Subject Area Biological Psychiatry
Human Cognitive and Systems Neuroscience
Personality Psychology, Clinical and Medical Psychology, Methodology
Term from 2016 to 2019
Project identifier Deutsche Forschungsgemeinschaft (DFG) - Project number 278205181
 
Schizophrenia is a severe psychiatric illness with unknown aetiology. An important step in the search for aetiological factors has been the realisation that schizophrenia does not represent a binary phenotype (present, absent) with sudden disease onset. Instead, there is growing agreement that continua between normal and patient populations play an important role. Numerous findings point to phenomenological, genetic, cognitive and neural similarity between schizophrenia and the personality trait of schizotypy. Given this overlap there remains, however, an important question: Why do most people with high levels of schizotypy do not develop schizophrenia?
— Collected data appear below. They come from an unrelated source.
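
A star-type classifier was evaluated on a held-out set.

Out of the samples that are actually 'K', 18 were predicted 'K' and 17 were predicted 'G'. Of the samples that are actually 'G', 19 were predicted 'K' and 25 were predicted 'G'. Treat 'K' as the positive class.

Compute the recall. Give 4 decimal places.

Recall = TP/(TP+FN) = 18/(18+17) = 18/35 = 0.5143

0.5143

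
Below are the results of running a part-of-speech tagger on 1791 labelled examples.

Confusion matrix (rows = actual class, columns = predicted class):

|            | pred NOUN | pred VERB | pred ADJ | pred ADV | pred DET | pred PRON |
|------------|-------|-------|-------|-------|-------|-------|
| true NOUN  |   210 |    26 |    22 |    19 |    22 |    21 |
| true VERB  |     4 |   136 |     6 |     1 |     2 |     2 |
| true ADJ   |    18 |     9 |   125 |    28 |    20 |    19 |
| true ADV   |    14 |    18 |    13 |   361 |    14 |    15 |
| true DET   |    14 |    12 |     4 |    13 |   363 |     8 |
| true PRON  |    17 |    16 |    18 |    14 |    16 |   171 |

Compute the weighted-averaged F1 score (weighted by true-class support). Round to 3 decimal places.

0.760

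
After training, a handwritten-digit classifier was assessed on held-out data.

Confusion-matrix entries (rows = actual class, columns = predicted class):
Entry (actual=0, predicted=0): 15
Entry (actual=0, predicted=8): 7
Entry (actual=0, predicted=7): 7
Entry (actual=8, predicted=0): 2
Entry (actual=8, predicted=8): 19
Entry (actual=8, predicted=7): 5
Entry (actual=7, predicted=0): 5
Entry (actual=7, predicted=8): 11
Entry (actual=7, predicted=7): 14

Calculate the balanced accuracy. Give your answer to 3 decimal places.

0.572

Balanced accuracy = mean of per-class recall.
  0: recall = 15/29 = 0.5172
  8: recall = 19/26 = 0.7308
  7: recall = 14/30 = 0.4667
Mean = (0.5172 + 0.7308 + 0.4667) / 3 = 0.572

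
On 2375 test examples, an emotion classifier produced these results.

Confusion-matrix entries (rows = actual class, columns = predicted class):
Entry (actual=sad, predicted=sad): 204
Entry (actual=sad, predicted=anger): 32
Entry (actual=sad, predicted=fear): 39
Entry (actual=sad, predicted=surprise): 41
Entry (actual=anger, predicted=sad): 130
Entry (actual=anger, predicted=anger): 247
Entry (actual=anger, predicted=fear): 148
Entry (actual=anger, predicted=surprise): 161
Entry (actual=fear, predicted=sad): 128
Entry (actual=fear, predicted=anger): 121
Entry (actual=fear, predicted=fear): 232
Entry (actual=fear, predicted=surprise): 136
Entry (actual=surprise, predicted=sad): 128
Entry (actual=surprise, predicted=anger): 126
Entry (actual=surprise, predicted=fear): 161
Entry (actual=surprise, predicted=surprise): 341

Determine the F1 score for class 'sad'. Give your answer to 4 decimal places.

Treat 'sad' as positive and all other classes as negative.
F1 score = 2·TP/(2·TP+FP+FN).
sad: TP=204, FP=130+128+128=386, FN=32+39+41=112 → 408/906 = 0.45033

0.4503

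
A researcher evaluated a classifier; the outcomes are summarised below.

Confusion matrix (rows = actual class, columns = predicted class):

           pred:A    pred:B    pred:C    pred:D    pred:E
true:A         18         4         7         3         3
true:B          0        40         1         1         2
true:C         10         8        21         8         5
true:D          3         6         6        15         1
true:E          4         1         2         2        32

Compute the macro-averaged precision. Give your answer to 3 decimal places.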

This question leads immediately to a related problem: What are the neural and cognitive differences between highly schizotypal but clinically unaffected individuals and patients with schizophrenia? Put differently, the neural mechanisms (e.g. of resilience) that prevent the outbreak of schizophrenia in high schizotypes are unknown. The present study aims to systematically investigate these mechanisms, for the first time, using machine learning methods. In addition to characterising neural mechanisms we will also assess environmental risk factors and we will obtain a polygenic risk score for schizophrenia in order to investigate the association of these variables with schizotypy and brain structure and function.